To może teraz popatrzmy na relację wy kontra by w odniesieniu do postrzegania świata przez nas – facetów. Kiedy słyszymy od was: zrób coś z tym brzuchem, jak ty wyglądasz, czy nie mam ochoty na seks, dotyka nas to do głębi. Oczywiście, my nie strzelimy focha. My znajdziemy w sobie jakiś żarcik w stylu każdy ptaszek, ma swój daszek, albo nie śmierdzi, więc się nadaje. Jednak zostaje to w nas i także drąży kamień. Generalizując, my także jesteśmy łasi na komplementy, czy na stwierdzenia, które poprawią nam samopoczucie. I tu pytanie: ile z was pokusiło się publicznie powiedzieć o swoim facecie, że może i ma brzuszek, ale bardzo wam się to podoba? Albo, jego wygląd wynika z zapracowania, bo jak nikt inny umie zadbać o rodzinę? Może kilku z was nie jest obce takie podejście do życia, jednak z doświadczenia własnego i z obserwacji, jaki i rozmów z kumplami, wiem że to nie jest aż takie popularne u Was. Wy uważacie, że mówienie nam 100% prawdy jest dobre i wskazane. Bo facet jest prosty i nieskomplikowany. A no jest. Ale jest też istotą żywą, posiadającą emocje i uczucia. Pewnie podobały wam się pierwsze randki. Kwiaty, romantyczne filmy, czasem wiersze, albo inne zaloty facetów. To nie brało się z Internetu. A nawet jeśli z Internetu, to pewnie role były zagrane koncertowo, co spowodowało, że dałyście się facetowi zdobyć. Kończąc moje panie.

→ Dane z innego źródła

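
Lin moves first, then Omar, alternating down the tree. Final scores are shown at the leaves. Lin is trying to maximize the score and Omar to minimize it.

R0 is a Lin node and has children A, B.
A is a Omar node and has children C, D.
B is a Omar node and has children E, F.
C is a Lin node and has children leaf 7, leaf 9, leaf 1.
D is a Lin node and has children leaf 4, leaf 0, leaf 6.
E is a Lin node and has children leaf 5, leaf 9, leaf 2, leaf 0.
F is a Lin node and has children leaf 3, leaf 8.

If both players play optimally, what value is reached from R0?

8

C (Lin): max(7, 9, 1) = 9
D (Lin): max(4, 0, 6) = 6
A (Omar): min(9, 6) = 6
E (Lin): max(5, 9, 2, 0) = 9
F (Lin): max(3, 8) = 8
B (Omar): min(9, 8) = 8
R0 (Lin): max(6, 8) = 8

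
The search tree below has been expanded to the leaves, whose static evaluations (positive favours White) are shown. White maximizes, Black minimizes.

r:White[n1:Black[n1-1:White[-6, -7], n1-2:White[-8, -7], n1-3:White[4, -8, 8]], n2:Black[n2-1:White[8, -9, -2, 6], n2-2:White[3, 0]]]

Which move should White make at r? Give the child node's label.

n1-1 (White): max(-6, -7) = -6
n1-2 (White): max(-8, -7) = -7
n1-3 (White): max(4, -8, 8) = 8
n1 (Black): min(-6, -7, 8) = -7
n2-1 (White): max(8, -9, -2, 6) = 8
n2-2 (White): max(3, 0) = 3
n2 (Black): min(8, 3) = 3
r (White): max(-7, 3) = 3
White at r wants the highest of {n1=-7, n2=3}, so chooses n2.

n2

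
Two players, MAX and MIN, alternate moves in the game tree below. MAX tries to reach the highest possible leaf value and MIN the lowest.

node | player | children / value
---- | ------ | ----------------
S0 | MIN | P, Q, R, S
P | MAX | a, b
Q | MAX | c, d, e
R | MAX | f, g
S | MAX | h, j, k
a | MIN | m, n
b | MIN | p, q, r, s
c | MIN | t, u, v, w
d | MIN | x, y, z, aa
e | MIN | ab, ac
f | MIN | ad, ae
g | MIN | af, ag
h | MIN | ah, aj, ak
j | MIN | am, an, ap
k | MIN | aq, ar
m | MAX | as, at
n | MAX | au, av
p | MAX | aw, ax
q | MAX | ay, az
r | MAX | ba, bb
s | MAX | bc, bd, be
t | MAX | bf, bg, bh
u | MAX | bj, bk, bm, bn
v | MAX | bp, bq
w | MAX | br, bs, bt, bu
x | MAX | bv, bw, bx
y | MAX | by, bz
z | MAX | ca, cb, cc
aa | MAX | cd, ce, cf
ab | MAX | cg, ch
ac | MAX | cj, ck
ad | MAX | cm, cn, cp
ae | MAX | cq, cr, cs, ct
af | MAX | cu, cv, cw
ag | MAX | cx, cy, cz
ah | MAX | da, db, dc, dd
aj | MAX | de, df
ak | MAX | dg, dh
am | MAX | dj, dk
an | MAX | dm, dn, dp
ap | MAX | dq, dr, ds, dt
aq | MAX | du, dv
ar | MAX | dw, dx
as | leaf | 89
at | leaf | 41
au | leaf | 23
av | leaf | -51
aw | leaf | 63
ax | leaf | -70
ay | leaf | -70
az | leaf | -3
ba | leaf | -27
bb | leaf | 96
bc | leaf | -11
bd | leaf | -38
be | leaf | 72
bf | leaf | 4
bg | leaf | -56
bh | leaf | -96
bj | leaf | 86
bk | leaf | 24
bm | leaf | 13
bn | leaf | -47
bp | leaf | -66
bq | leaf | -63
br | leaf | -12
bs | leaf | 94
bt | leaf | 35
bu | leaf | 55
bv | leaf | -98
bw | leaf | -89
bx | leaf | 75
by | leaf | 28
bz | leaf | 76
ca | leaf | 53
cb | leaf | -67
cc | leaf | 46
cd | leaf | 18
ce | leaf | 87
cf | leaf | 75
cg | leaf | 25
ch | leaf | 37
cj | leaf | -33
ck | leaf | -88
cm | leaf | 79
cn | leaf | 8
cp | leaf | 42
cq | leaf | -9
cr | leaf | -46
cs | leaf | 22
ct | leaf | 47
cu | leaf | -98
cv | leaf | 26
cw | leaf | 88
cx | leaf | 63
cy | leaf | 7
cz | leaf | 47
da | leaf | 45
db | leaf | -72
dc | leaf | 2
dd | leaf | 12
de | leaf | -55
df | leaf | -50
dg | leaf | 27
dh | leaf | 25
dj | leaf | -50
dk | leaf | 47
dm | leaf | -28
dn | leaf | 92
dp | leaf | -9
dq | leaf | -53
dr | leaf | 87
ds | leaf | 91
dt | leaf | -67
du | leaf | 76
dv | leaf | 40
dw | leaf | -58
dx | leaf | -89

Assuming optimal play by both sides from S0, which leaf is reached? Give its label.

m (MAX): max(89, 41) = 89
n (MAX): max(23, -51) = 23
a (MIN): min(89, 23) = 23
p (MAX): max(63, -70) = 63
q (MAX): max(-70, -3) = -3
r (MAX): max(-27, 96) = 96
s (MAX): max(-11, -38, 72) = 72
b (MIN): min(63, -3, 96, 72) = -3
P (MAX): max(23, -3) = 23
t (MAX): max(4, -56, -96) = 4
u (MAX): max(86, 24, 13, -47) = 86
v (MAX): max(-66, -63) = -63
w (MAX): max(-12, 94, 35, 55) = 94
c (MIN): min(4, 86, -63, 94) = -63
x (MAX): max(-98, -89, 75) = 75
y (MAX): max(28, 76) = 76
z (MAX): max(53, -67, 46) = 53
aa (MAX): max(18, 87, 75) = 87
d (MIN): min(75, 76, 53, 87) = 53
ab (MAX): max(25, 37) = 37
ac (MAX): max(-33, -88) = -33
e (MIN): min(37, -33) = -33
Q (MAX): max(-63, 53, -33) = 53
ad (MAX): max(79, 8, 42) = 79
ae (MAX): max(-9, -46, 22, 47) = 47
f (MIN): min(79, 47) = 47
af (MAX): max(-98, 26, 88) = 88
ag (MAX): max(63, 7, 47) = 63
g (MIN): min(88, 63) = 63
R (MAX): max(47, 63) = 63
ah (MAX): max(45, -72, 2, 12) = 45
aj (MAX): max(-55, -50) = -50
ak (MAX): max(27, 25) = 27
h (MIN): min(45, -50, 27) = -50
am (MAX): max(-50, 47) = 47
an (MAX): max(-28, 92, -9) = 92
ap (MAX): max(-53, 87, 91, -67) = 91
j (MIN): min(47, 92, 91) = 47
aq (MAX): max(76, 40) = 76
ar (MAX): max(-58, -89) = -58
k (MIN): min(76, -58) = -58
S (MAX): max(-50, 47, -58) = 47
S0 (MIN): min(23, 53, 63, 47) = 23
At S0, MIN picks P (lowest: 23).
At P, MAX picks a (highest: 23).
At a, MIN picks n (lowest: 23).
At n, MAX picks au (highest: 23).
Terminal value 23.

au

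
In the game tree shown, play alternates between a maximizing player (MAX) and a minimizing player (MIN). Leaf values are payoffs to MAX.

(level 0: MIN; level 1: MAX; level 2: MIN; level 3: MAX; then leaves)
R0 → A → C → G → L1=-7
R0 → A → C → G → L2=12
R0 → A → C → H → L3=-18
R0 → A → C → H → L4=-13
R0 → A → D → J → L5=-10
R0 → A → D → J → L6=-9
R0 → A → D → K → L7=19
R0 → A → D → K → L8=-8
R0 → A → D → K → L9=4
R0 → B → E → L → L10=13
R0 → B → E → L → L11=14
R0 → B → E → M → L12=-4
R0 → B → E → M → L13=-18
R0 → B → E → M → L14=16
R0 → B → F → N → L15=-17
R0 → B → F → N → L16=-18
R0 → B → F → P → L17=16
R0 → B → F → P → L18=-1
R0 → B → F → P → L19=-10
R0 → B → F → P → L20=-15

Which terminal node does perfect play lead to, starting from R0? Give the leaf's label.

L6

G (MAX): max(-7, 12) = 12
H (MAX): max(-18, -13) = -13
C (MIN): min(12, -13) = -13
J (MAX): max(-10, -9) = -9
K (MAX): max(19, -8, 4) = 19
D (MIN): min(-9, 19) = -9
A (MAX): max(-13, -9) = -9
L (MAX): max(13, 14) = 14
M (MAX): max(-4, -18, 16) = 16
E (MIN): min(14, 16) = 14
N (MAX): max(-17, -18) = -17
P (MAX): max(16, -1, -10, -15) = 16
F (MIN): min(-17, 16) = -17
B (MAX): max(14, -17) = 14
R0 (MIN): min(-9, 14) = -9
At R0, MIN picks A (lowest: -9).
At A, MAX picks D (highest: -9).
At D, MIN picks J (lowest: -9).
At J, MAX picks L6 (highest: -9).
Terminal value -9.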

Kiedy jesteście ze swoim mężczyzną w łóżku i w trakcie zbliżenia powiedzie mu, że jakoś straciłyście ochotę na seks, to go zaboli. I to jak cholera. Brzuchy, zakola, łysiny, ciuchy i inne codzienne historie, także obniżają morale u faceta. A taki łatwo daje się pocieszać innym kobietom.